A fractured Supreme Court today handed down a decision in Utility Air Regulatory Group v. EPA, which I discussed on FixGov after oral arguments in February. At issue was whether EPA was right to apply the Clean Air Act’s Prevention of Significant Deterioration (PSD) permit requirements to polluters solely on the basis of their greenhouse gas emissions—which are now being regulated under other parts of the act. Complicating this question was the fact that the Clean Air Act’s numerical thresholds for applicability, if applied literally, would encompass tens of thousands of sources that were previously not subject to permitting, creating an administrative morass. EPA hoped to avoid that scenario by “tailoring” the statute so that it would apply only to the largest greenhouse gas emitters, and thus achieve a more reasonable application of the section. As I explained in February, the case could be seen as a referendum on whether executive branch agencies should be allowed to act as they determine reasonable even when statutory provisions seem to constrain them from doing so.

Justice Scalia, joined by the Court’s conservatives (Roberts, Kennedy, Thomas, and Alito), held that EPA’s maneuver in the case of PSD application was too cute. Far from being mandated by the statutory language, the conservative justices found that the overall language of the act made EPA’s application impermissible—meaning that the agency had no business applying PSD to any sources based solely on their greenhouse gas emissions. Indeed, by relying on a “tailoring” strategy explicitly at odds with the statutory text, EPA revealed that this part of the act could not be reasonably applied to greenhouse gases in isolation. The Court’s rejection of EPA’s tailoring was quite emphatic: “Were we to recognize the authority claimed by EPA in the Tailoring Rule, we would deal a severe blow to the Constitution’s separation of powers… The power of executing laws…does not include a power to revise clear statutory terms that turn out not to work in practice” (23).

As I noted in February, Justice Breyer was far more inclined to allow the agency “to read an unwritten exception” allowing it to perform a reasonable tailoring lest a more constraining interpretation deprive it of needed flexibility (see his opinion, at 10). That provoked a sharp rebuke from Scalia and company, who said they “shudder to contemplate the effect that such a principle would have on democratic governance” (Court opinion, 24, footnote 8).
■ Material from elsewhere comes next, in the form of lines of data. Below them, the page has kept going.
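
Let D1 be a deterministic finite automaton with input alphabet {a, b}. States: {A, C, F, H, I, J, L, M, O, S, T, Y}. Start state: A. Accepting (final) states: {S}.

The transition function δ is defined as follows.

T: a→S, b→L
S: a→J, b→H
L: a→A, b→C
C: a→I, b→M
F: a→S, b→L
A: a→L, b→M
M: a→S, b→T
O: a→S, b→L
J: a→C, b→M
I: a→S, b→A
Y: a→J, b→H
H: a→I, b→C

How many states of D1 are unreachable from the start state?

3

No path from A leads to F, O, Y; the other 9 states are all reachable.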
To Breyer’s mind, the Court’s context-sensitive interpretation of “air pollutant” precluding a literal reading is every bit as much of an implicit rewrite as the EPA’s tailoring rule; but for the Court’s conservatives, it is important to clearly delineate the limits of Chevron deference, and rewriting explicit numerical elements enshrined in statutory language was a bridge too far.

The decision was far from a complete loss for the EPA. Scalia, Roberts, and Kennedy joined the Court’s liberals in deciding that those sources subject to PSD permits “anyway”—that is, because of their emissions of conventional pollutants—can properly be forced to apply the “Best Available Control Technologies” (BACT) to their greenhouse gas emissions. Only Justices Alito and Thomas dissented from this part of the decision, taking the opportunity to reiterate their opposition to the basic holding of Massachusetts v. EPA, the 2007 case which set in motion the application of the Clean Air Act to greenhouse gases in the first place.
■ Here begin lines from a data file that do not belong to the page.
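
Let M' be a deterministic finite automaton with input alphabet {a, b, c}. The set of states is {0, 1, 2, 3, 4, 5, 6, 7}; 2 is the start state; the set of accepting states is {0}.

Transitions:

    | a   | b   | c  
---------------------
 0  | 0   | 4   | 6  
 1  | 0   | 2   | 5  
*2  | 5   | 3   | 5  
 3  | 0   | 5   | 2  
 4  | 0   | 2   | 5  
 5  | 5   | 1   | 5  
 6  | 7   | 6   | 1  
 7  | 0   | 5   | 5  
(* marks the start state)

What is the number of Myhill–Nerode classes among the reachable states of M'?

All states are reachable from the start state.
Start with accepting vs non-accepting: {0} | {1,2,3,4,5,6,7}.
Split {1,2,3,4,5,6,7} by δ(·,a) → {1,3,4,7} and {2,5,6}.
Split {2,5,6} by δ(·,a) → {2,5} and {6}.
No further refinement is possible. Final partition (4 blocks): {0} | {1,3,4,7} | {2,5} | {6}.

4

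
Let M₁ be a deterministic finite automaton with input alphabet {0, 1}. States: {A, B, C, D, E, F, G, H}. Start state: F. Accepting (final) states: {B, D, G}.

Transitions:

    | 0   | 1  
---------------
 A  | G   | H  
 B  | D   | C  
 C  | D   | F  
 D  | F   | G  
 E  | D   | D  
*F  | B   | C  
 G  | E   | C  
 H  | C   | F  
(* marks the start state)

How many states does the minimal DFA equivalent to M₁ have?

6

States {A,H} cannot be reached from the start state, so discard them.
Start with accepting vs non-accepting: {B,D,G} | {C,E,F}.
Refine {B,D,G} on symbol 0: members go to different blocks, giving {D,G} and {B}.
Split {D,G} by δ(·,1) → {D} and {G}.
Split {C,E,F} by δ(·,0) → {C,E} and {F}.
Split {C,E} by δ(·,1) → {C} and {E}.
Stable partition: {D} | {C} | {B} | {G} | {F} | {E} — 6 equivalence classes.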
To clarify, the implications of this case have very little to do with the future of the recently-proposed and much-discussed Clean Power Plan, through which the Obama administration will regulate greenhouse emissions from existing power plants under § 111(d) of the Clean Air Act. In terms of policy substance, the PSD case just decided was always something of a sideshow, with the main event to unfold only as EPA finalizes its main power plant emissions controls in the following years. At that point, we are sure to see another round of litigation—with much higher practical stakes. For now, the EPA has sustained a largely symbolic rebuke, but there is every reason to believe it will still be moving full steam ahead.